Not just south, but down

the boulder traveled, not just with

 

but through the melting glacier,

 

pollen, sand, the grist of smaller rocks

also adrift and sinking—

 

to land where, eons later,

ferns have learned to cluster

 

every spring, persistent—

and wilt back down come fall.

 

Barbed wire, rusted, skirts

the hulk of stone; the road

 

diverts around it,

like the tracks of deer—

 

while the boulder, half buried yet,

 

is flying—its shadow veering

at the speed of Earth.

 

Martha Carlson-Bradley has published several collections of poetry, including Begin with Trouble, which was a 2017 title in the Hobblebush Press Granite State Poetry Series; Sea Called Fruitfulness; and Season We Can't Resist.
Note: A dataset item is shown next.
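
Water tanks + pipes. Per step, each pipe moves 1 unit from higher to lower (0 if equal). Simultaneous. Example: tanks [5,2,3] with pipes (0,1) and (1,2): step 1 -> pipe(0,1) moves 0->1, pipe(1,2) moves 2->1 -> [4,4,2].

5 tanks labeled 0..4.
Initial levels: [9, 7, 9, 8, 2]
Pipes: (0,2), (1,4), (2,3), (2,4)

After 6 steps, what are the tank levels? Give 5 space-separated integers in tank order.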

She also published three chapbooks with Adastra Press. Her poems have appeared in the LA Review, Alaska Quarterly Review, Valparaiso Review, Zone 3, and other magazines. Her awards include the Baron Fellowship from the American Antiquarian Society, an Artist Fellowship from the New Hampshire State Council on the Arts, a St. Botolph grant-in-aid, and the Gretchen Warren Award. She earned a PhD in English from the UNC–Chapel Hill and an MFA from Warren Wilson College. A grant writer at Strawbery Banke Museum, she is currently writing a novel.